Even excellent tools can be mis-used. Here are seven “sins” of medical testing:
1. Ordering the wrong test for the right condition.
If I had a nickel for every time a doctor ordered a carotid artery test in a patient with a fainting spell, I could fund my retirement several times over. And this is despite the fact that problems with the carotid arteries (the pulsating blood-vessels in the front of the neck) are incapable of generating fainting spells! Narrowed or blocked carotid arteries are capable of generating many other symptoms — including paralysis on one side of the body or loss of speech — but not unconsciousness. Yet this test is frequently ordered in a knee-jerk fashion for people with fainting spells. Moreover, when the artery is found to be narrowed, it sometimes triggers a needless and risky operation on the affected artery. All because of a test that shouldn’t have been ordered in the first place!
2. Treating the test instead of the patient.
There are situations in which a tool gets confused with a goal. One example of this is in the treatment of people with epileptic seizures. Most people with seizures do well with the help of seizure-suppressing medications. The amount, or level, of some of these medications can be measured in the bloodstream and there are circumstances in which it is useful to do so. A drug level can be a useful tool. But it’s only a tool, and nothing more.
The goals of seizure treatment are simple — no seizures and no side-effects. What could be more straightforward? However, some physicians appear to believe that the goal of treatment is to produce a certain drug level on a lab report. When this occurs, trouble can ensue. For example, a patient might be doing great on a certain dose of a medication that stops his or her seizures without causing side effects. (How can one improve on that?) But then a doctor, ordering a drug level because it seems like the right thing to do, feels compelled by the number appearing on the lab slip to lower the dose of medication. When this occurs, a seizure sometimes results. This is a seizure that didn’t need to happen.

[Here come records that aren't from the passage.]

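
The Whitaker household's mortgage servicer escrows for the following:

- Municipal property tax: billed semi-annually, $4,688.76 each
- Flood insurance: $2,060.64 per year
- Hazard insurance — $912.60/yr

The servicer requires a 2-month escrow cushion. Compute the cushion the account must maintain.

$2,058.46

Municipal property tax: $4,688.76 × 2 = $9,377.52 per year
Flood insurance: $2,060.64 per year
Hazard insurance: $912.60 per year
Combined annual = $9,377.52 + $2,060.64 + $912.60 = $12,350.76
Monthly = $12,350.76 / 12 = $1,029.23
Cushion = 2 × $1,029.23 = $2,058.46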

3. Using a test as a substitute for interacting with the patient.
I have great respect for emergency physicians. Having done emergency work myself, I know it’s not an easy job. Emergency physicians work in a fish bowl, subject to criticism and second-guessing for decisions made in crisis situations and under pressure of time. That said, one gains the impression that sometimes they order thousands of dollars worth of tests based on a 30-second interview and a cursory exam. Yet there are cases in which, if a few more questions had been asked of the patient or family, the diagnostic possibilities and choice of tests would have changed.
4. Ordering irrelevant tests.
There are certain tests — like a chloride level in spinal fluid or blood-levels of some of the newer seizure-preventing drugs — that are not known to be useful for anything. But they get ordered anyway.
5. Forgetting that tests are imperfect.
All tests — from high-tech scans to lowly blood measurements — have false-positives (overcalls) and false-negatives (undercalls). But sometimes test-results are handled as if they’re perfect and never wrong. As an example, sometimes patients have attacks for which the descriptions are compelling for a diagnosis of seizures, but then have normal electroencephalograms (brain-wave tests). Electoencephalograms can be very helpful, but it’s possible for a patient who really does have seizures to have a normal tracing. Yet it’s not unusual to encounter cases where patients’ normal brain-wave tests kept them from receiving the treatments they needed.
6. Forgetting that there aren’t tests for every medical condition.
When patients report hard-to-diagnose symptoms to their doctors, medical tests are often ordered. Sometimes all the test-results are normal. Does this mean there is nothing wrong with the patient? Not necessarily. There are many conditions — like migraine, Parkinson’s disease, fibromyalgia and restless legs syndrome — for which conventional tests show no abnormality. We just don’t have tests for everything. So it can happen that the tests are normal, but the patient isn’t.
7. Failing to order tests that could affect treatment.
One axiom of medical management is that a test should only be done if its different outcomes would lead to different plans of action. If the plan of action is the same no matter how the test turns out, then why do the test? There’s a flip side to this axiom. If a test’s different outcomes would indeed lead to different plans of action, then the test really should be done, or at least be strongly considered. So, when it comes to ordering a test, there can be sins of omission as well as sins of commission.
It is tragic when a patient develops progressive memory loss and confusion. But it’s even more tragic when it is assumed that the cause is Alzheimer’s disease (for which there is no good treatment) when it’s really due to something else for which good treatment is available. A risk-free head scan and a small assortment of blood tests can check for a number of curable conditions, but sometimes these tests are omitted.